Sounds plausible, was there any sense of a "me" existing in any way other than as the senses themselves?
It's hard to say, I remember thinking about the phrase "In the seeing just the seen, in the hearing just the heard" and that this state must be what that phrase is talking about. Now that I'm out I'm wondering if maybe this wasn't a full PCE (an EE?) or was just something else entirely. Maybe a few more details would help.
In many ways "as the senses themselves" described my experience pretty well, as does what I've read about apperception. However, I noticed I was still able to focus in on certain parts of my experience and tune others out - eg. focus on what I was hearing. When I did this, it was as if I was experiencing the sounds directly, without distinction between subject/object. So in this sense, I would say there wasn't a "me." That said, from what Daniel has said on PCE, it seems that the attention wave (still not 100% clear what this is) disappears and you no longer can tune in or out certain parts of your experience. This definitely wasn't the case for me. It seemed like I was aware that everything I experience is part of one big field of sensory data (even stuff like my sense of "I") and I could sort of zone into one part of that sense field and experience it directly. So is a PCE when you do this but with the entire field? If so, what was this, an EE? Or could it be related to my insight practice? (I think I may have recently hit equanimity, so it may just be new territory.)

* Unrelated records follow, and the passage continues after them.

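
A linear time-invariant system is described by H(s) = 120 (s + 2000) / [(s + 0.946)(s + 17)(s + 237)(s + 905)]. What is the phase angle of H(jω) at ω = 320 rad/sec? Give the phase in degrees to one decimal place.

-240.6 deg

∠(j320 + 2000) = arctan(320/2000) = 9.09°
∠(j320 + 0.946) = arctan(320/0.946) = 89.83°
∠(j320 + 17) = arctan(320/17) = 86.96°
∠(j320 + 237) = arctan(320/237) = 53.48°
∠(j320 + 905) = arctan(320/905) = 19.47°
∠H(j320) = 9.09° − (89.83° + 86.96° + 53.48° + 19.47°) = -240.65°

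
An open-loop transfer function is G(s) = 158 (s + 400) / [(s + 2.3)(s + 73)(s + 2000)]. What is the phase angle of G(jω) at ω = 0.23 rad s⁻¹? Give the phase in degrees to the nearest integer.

∠(j0.23 + 400) = arctan(0.23/400) = 0.03°
∠(j0.23 + 2.3) = arctan(0.23/2.3) = 5.71°
∠(j0.23 + 73) = arctan(0.23/73) = 0.18°
∠(j0.23 + 2000) = arctan(0.23/2000) = 0.01°
∠G(j0.23) = 0.03° − (5.71° + 0.18° + 0.01°) = -5.86°

-6 deg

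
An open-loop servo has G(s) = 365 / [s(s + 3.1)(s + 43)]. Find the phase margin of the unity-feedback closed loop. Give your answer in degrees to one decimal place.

Gain crossover: |G(jω)| = 1 at ω ≈ 2.22 rad/s.
∠G(j2.22) = −90° − arctan(2.22/3.1) − arctan(2.22/43) ≈ -128.60°
PM = 180° + (-128.60°) = 51.40°

51.4°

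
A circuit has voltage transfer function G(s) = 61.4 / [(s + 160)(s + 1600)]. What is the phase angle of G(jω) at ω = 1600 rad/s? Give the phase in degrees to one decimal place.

-129.3 deg

∠(j1600 + 160) = arctan(1600/160) = 84.29°
∠(j1600 + 1600) = arctan(1600/1600) = 45.00°
∠G(j1600) = − (84.29° + 45.00°) = -129.29°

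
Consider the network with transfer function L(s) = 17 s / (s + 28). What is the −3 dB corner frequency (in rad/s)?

For a single-pole high-pass, the −3 dB point is at the pole: ω = 28 rad/s.

28 rad/s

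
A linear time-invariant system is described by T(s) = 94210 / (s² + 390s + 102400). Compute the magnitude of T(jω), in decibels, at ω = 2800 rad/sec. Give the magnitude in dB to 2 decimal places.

-38.38 dB

|(j2800)² + 390(j2800) + 102400| = |-7.7376e+06 + j1.092e+06| = 7.814e+06
|T(j2800)| = 94210 / 7.814e+06 = 0.012056
20 log₁₀(0.012056) = -38.376 dB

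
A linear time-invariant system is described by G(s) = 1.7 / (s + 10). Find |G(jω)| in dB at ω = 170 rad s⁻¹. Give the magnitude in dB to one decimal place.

|j170 + 10| = √(170² + 10²) = 170.3
|G(j170)| = 1.7 / 170.3 = 0.0099827
20 log₁₀(0.0099827) = -40.02 dB

-40.0 dB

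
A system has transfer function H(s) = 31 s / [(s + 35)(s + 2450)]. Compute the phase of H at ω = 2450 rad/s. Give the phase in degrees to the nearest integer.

∠(j2450) = 90.00°
∠(j2450 + 35) = arctan(2450/35) = 89.18°
∠(j2450 + 2450) = arctan(2450/2450) = 45.00°
∠H(j2450) = 90.00° − (89.18° + 45.00°) = -44.18°

-44°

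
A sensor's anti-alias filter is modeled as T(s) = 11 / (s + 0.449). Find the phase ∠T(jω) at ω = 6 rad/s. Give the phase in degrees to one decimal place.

∠(j6 + 0.449) = arctan(6/0.449) = 85.72°
∠T(j6) = −85.72° = -85.72°

-85.7°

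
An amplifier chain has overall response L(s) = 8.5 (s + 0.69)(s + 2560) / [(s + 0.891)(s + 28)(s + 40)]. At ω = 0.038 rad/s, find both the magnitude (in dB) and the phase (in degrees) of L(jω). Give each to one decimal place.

|L| = 23.6 dB, ∠L = 0.6°

|j0.038 + 0.69| = √(0.038² + 0.69²) = 0.691
|j0.038 + 2560| = √(0.038² + 2560²) = 2560
|j0.038 + 0.891| = √(0.038² + 0.891²) = 0.8918
|j0.038 + 28| = √(0.038² + 28²) = 28
|j0.038 + 40| = √(0.038² + 40²) = 40
|L(j0.038)| = 8.5 × 0.691 × 2560 / (0.8918 × 28 × 40) = 15.055
20 log₁₀(15.055) = 23.55 dB
∠(j0.038 + 0.69) = arctan(0.038/0.69) = 3.15°
∠(j0.038 + 2560) = arctan(0.038/2560) = 0.00°
∠(j0.038 + 0.891) = arctan(0.038/0.891) = 2.44°
∠(j0.038 + 28) = arctan(0.038/28) = 0.08°
∠(j0.038 + 40) = arctan(0.038/40) = 0.05°
∠L(j0.038) = 3.15° + 0.00° − (2.44° + 0.08° + 0.05°) = 0.58°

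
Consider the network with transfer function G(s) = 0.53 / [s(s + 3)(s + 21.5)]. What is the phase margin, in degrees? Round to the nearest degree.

Gain crossover: |G(jω)| = 1 at ω ≈ 0.00822 rad/sec.
∠G(j0.00822) = −90° − arctan(0.00822/3) − arctan(0.00822/21.5) ≈ -90.18°
PM = 180° + (-90.18°) = 89.82°

90 deg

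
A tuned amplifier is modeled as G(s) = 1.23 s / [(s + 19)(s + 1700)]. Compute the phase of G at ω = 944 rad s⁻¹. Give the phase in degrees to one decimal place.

∠(j944) = 90.00°
∠(j944 + 19) = arctan(944/19) = 88.85°
∠(j944 + 1700) = arctan(944/1700) = 29.04°
∠G(j944) = 90.00° − (88.85° + 29.04°) = -27.89°

-27.9 deg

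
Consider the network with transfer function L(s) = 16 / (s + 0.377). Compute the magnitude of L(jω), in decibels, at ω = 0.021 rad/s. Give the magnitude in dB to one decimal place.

32.5 dB

|j0.021 + 0.377| = √(0.021² + 0.377²) = 0.3776
|L(j0.021)| = 16 / 0.3776 = 42.375
20 log₁₀(42.375) = 32.54 dB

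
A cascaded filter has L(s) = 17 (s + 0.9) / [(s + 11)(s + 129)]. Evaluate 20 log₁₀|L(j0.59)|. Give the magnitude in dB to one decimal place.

|j0.59 + 0.9| = √(0.59² + 0.9²) = 1.076
|j0.59 + 11| = √(0.59² + 11²) = 11.02
|j0.59 + 129| = √(0.59² + 129²) = 129
|L(j0.59)| = 17 × 1.076 / (11.02 × 129) = 0.012874
20 log₁₀(0.012874) = -37.81 dB

-37.8 dB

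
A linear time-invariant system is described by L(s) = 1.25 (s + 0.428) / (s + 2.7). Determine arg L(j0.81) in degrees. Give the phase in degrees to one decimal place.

45.4°

∠(j0.81 + 0.428) = arctan(0.81/0.428) = 62.15°
∠(j0.81 + 2.7) = arctan(0.81/2.7) = 16.70°
∠L(j0.81) = 62.15° − 16.70° = 45.45°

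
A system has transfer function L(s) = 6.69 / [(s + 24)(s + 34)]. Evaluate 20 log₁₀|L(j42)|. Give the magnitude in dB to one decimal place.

|j42 + 24| = √(42² + 24²) = 48.37
|j42 + 34| = √(42² + 34²) = 54.04
|L(j42)| = 6.69 / (48.37 × 54.04) = 0.0025593
20 log₁₀(0.0025593) = -51.84 dB

-51.8 dB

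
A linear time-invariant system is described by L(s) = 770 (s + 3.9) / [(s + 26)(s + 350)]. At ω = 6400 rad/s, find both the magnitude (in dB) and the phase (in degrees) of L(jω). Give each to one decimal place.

|L| = -18.4 dB, ∠L = -86.7°

|j6400 + 3.9| = √(6400² + 3.9²) = 6400
|j6400 + 26| = √(6400² + 26²) = 6400
|j6400 + 350| = √(6400² + 350²) = 6410
|L(j6400)| = 770 × 6400 / (6400 × 6410) = 0.12013
20 log₁₀(0.12013) = -18.41 dB
∠(j6400 + 3.9) = arctan(6400/3.9) = 89.97°
∠(j6400 + 26) = arctan(6400/26) = 89.77°
∠(j6400 + 350) = arctan(6400/350) = 86.87°
∠L(j6400) = 89.97° − (89.77° + 86.87°) = -86.67°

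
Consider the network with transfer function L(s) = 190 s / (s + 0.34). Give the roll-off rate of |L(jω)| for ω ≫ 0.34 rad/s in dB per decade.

With 1 zero and 1 pole, the high-frequency asymptotic slope is 20 × (1 − 1) = 0 dB/decade.

0 dB/decade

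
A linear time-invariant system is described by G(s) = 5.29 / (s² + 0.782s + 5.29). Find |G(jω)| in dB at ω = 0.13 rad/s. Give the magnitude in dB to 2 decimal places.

|(j0.13)² + 0.782(j0.13) + 5.29| = |5.2731 + j0.10166| = 5.274
|G(j0.13)| = 5.29 / 5.274 = 1.003
20 log₁₀(1.003) = 0.026 dB

0.03 dB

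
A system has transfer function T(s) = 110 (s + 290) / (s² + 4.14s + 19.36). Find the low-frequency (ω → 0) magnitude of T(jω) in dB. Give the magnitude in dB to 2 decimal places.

64.34 dB

T(0) = 110 × 290 / 19.36 = 1647.7
20 log₁₀(1647.7) = 64.338 dB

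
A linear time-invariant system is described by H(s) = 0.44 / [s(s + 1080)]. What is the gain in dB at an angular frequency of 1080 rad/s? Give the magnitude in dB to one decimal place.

|j1080 + 1080| = √(1080² + 1080²) = 1527
|j1080| = 1080
|H(j1080)| = 0.44 / (1527 × 1080) = 2.6674e-07
20 log₁₀(2.6674e-07) = -131.48 dB

-131.5 dB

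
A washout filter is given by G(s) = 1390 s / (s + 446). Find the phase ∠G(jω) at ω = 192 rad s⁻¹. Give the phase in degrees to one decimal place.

∠(j192) = 90.00°
∠(j192 + 446) = arctan(192/446) = 23.29°
∠G(j192) = 90.00° − 23.29° = 66.71°

66.7°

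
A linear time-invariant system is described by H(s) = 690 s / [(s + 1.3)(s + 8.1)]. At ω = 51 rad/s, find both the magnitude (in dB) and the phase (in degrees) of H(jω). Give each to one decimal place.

|H| = 22.5 dB, ∠H = -79.5°

|j51| = 51
|j51 + 1.3| = √(51² + 1.3²) = 51.02
|j51 + 8.1| = √(51² + 8.1²) = 51.64
|H(j51)| = 690 × 51 / (51.02 × 51.64) = 13.358
20 log₁₀(13.358) = 22.51 dB
∠(j51) = 90.00°
∠(j51 + 1.3) = arctan(51/1.3) = 88.54°
∠(j51 + 8.1) = arctan(51/8.1) = 80.98°
∠H(j51) = 90.00° − (88.54° + 80.98°) = -79.52°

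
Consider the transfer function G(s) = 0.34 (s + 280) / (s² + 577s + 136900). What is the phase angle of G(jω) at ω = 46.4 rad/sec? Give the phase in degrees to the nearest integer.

-2 deg

∠(j46.4 + 280) = arctan(46.4/280) = 9.41°
∠[(j46.4)² + 577(j46.4) + 136900] = ∠[1.3475e+05 + j26773] = 11.24°
∠G(j46.4) = 9.41° − 11.24° = -1.83°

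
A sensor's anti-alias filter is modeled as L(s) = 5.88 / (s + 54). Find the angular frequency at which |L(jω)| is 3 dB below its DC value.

54 rad/s

For a single-pole low-pass, the −3 dB point is at the pole: ω = 54 rad/s.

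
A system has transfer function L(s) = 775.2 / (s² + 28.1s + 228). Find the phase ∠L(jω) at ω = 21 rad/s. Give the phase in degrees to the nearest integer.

∠[(j21)² + 28.1(j21) + 228] = ∠[-213 + j590.1] = 109.85°
∠L(j21) = −109.85° = -109.85°

-110 deg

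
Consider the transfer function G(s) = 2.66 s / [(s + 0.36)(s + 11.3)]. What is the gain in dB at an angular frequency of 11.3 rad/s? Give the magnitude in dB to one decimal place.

|j11.3| = 11.3
|j11.3 + 0.36| = √(11.3² + 0.36²) = 11.31
|j11.3 + 11.3| = √(11.3² + 11.3²) = 15.98
|G(j11.3)| = 2.66 × 11.3 / (11.31 × 15.98) = 0.16637
20 log₁₀(0.16637) = -15.58 dB

-15.6 dB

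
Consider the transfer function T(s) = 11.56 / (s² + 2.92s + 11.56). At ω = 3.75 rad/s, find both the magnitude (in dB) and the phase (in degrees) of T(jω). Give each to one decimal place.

|T| = 0.2 dB, ∠T = -102.9 deg

|(j3.75)² + 2.92(j3.75) + 11.56| = |-2.5025 + j10.95| = 11.23
|T(j3.75)| = 11.56 / 11.23 = 1.0292
20 log₁₀(1.0292) = 0.25 dB
∠[(j3.75)² + 2.92(j3.75) + 11.56] = ∠[-2.5025 + j10.95] = 102.87°
∠T(j3.75) = −102.87° = -102.87°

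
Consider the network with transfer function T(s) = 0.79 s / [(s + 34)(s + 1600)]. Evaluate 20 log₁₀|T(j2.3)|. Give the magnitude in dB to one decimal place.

-89.5 dB

|j2.3| = 2.3
|j2.3 + 34| = √(2.3² + 34²) = 34.08
|j2.3 + 1600| = √(2.3² + 1600²) = 1600
|T(j2.3)| = 0.79 × 2.3 / (34.08 × 1600) = 3.3325e-05
20 log₁₀(3.3325e-05) = -89.54 dB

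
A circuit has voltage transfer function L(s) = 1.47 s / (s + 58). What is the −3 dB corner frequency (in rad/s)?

58 rad/s

For a single-pole high-pass, the −3 dB point is at the pole: ω = 58 rad/s.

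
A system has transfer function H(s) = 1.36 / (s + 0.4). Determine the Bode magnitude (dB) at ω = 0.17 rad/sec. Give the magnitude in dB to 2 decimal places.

|j0.17 + 0.4| = √(0.17² + 0.4²) = 0.4346
|H(j0.17)| = 1.36 / 0.4346 = 3.1291
20 log₁₀(3.1291) = 9.908 dB

9.91 dB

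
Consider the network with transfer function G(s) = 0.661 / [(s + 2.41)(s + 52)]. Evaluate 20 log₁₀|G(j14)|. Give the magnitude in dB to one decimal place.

-61.3 dB

|j14 + 2.41| = √(14² + 2.41²) = 14.21
|j14 + 52| = √(14² + 52²) = 53.85
|G(j14)| = 0.661 / (14.21 × 53.85) = 0.00086404
20 log₁₀(0.00086404) = -61.27 dB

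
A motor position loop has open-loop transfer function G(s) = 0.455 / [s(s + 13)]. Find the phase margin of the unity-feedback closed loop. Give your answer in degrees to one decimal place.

89.8 deg

Gain crossover: |G(jω)| = 1 at ω ≈ 0.035 rad/sec.
∠G(j0.035) = −90° − arctan(0.035/13) ≈ -90.15°
PM = 180° + (-90.15°) = 89.85°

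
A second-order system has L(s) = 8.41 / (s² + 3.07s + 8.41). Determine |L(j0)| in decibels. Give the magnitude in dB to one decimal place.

0.0 dB

L(0) = 8.41 / 8.41 = 1
20 log₁₀(1) = 0.00 dB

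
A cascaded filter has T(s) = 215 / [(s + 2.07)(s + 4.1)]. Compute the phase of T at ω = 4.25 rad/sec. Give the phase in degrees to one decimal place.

∠(j4.25 + 2.07) = arctan(4.25/2.07) = 64.03°
∠(j4.25 + 4.1) = arctan(4.25/4.1) = 46.03°
∠T(j4.25) = − (64.03° + 46.03°) = -110.06°

-110.1°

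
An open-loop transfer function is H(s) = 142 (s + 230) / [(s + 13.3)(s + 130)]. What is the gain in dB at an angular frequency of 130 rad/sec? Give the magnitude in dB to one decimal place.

|j130 + 230| = √(130² + 230²) = 264.2
|j130 + 13.3| = √(130² + 13.3²) = 130.7
|j130 + 130| = √(130² + 130²) = 183.8
|H(j130)| = 142 × 264.2 / (130.7 × 183.8) = 1.5615
20 log₁₀(1.5615) = 3.87 dB

3.9 dB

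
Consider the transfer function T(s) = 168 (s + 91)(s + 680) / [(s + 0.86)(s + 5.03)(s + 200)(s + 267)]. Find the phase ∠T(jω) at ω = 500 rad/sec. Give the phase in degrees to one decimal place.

-193.4 deg

∠(j500 + 91) = arctan(500/91) = 79.69°
∠(j500 + 680) = arctan(500/680) = 36.33°
∠(j500 + 0.86) = arctan(500/0.86) = 89.90°
∠(j500 + 5.03) = arctan(500/5.03) = 89.42°
∠(j500 + 200) = arctan(500/200) = 68.20°
∠(j500 + 267) = arctan(500/267) = 61.90°
∠T(j500) = 79.69° + 36.33° − (89.90° + 89.42° + 68.20° + 61.90°) = -193.41°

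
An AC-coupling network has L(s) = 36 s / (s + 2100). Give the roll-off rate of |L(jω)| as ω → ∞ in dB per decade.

With 1 zero and 1 pole, the high-frequency asymptotic slope is 20 × (1 − 1) = 0 dB/decade.

0 dB/decade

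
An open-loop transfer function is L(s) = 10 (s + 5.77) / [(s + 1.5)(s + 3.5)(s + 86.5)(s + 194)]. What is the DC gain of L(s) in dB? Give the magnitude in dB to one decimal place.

-63.7 dB

L(0) = 10 × 5.77 / (1.5 × 3.5 × 86.5 × 194) = 0.00065494
20 log₁₀(0.00065494) = -63.68 dB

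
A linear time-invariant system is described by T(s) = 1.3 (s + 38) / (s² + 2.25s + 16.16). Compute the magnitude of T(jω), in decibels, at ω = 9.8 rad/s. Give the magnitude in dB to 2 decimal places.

-4.21 dB

|j9.8 + 38| = √(9.8² + 38²) = 39.24
|(j9.8)² + 2.25(j9.8) + 16.16| = |-79.88 + j22.05| = 82.87
|T(j9.8)| = 1.3 × 39.24 / 82.87 = 0.61564
20 log₁₀(0.61564) = -4.213 dB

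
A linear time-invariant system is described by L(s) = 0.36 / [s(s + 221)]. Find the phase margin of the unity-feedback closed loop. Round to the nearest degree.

90 deg

Gain crossover: |L(jω)| = 1 at ω ≈ 0.00163 rad/s.
∠L(j0.00163) = −90° − arctan(0.00163/221) ≈ -90.00°
PM = 180° + (-90.00°) = 90.00°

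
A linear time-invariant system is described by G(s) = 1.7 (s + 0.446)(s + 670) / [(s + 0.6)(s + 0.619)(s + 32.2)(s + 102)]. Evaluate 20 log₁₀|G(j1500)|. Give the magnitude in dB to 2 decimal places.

|j1500 + 0.446| = √(1500² + 0.446²) = 1500
|j1500 + 670| = √(1500² + 670²) = 1643
|j1500 + 0.6| = √(1500² + 0.6²) = 1500
|j1500 + 0.619| = √(1500² + 0.619²) = 1500
|j1500 + 32.2| = √(1500² + 32.2²) = 1500
|j1500 + 102| = √(1500² + 102²) = 1503
|G(j1500)| = 1.7 × 1500 × 1643 / (1500 × 1500 × 1500 × 1503) = 8.254e-07
20 log₁₀(8.254e-07) = -121.667 dB

-121.67 dB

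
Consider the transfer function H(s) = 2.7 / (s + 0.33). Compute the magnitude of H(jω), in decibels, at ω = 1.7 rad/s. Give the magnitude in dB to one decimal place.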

Still, there were definite differences to my everyday mode of experience (that I'm in right now) - a big one being that there was no mental chatter. In fact, it was very difficult for me to talk mentally, and typing was more difficult. I think this was because I was fairly locked in to the present moment, it was very hard to think about anything in the past or present.
Anyway, your thoughts are appreciated. Hopefully I'm not over-thinking this... I just want to get back to that state of being.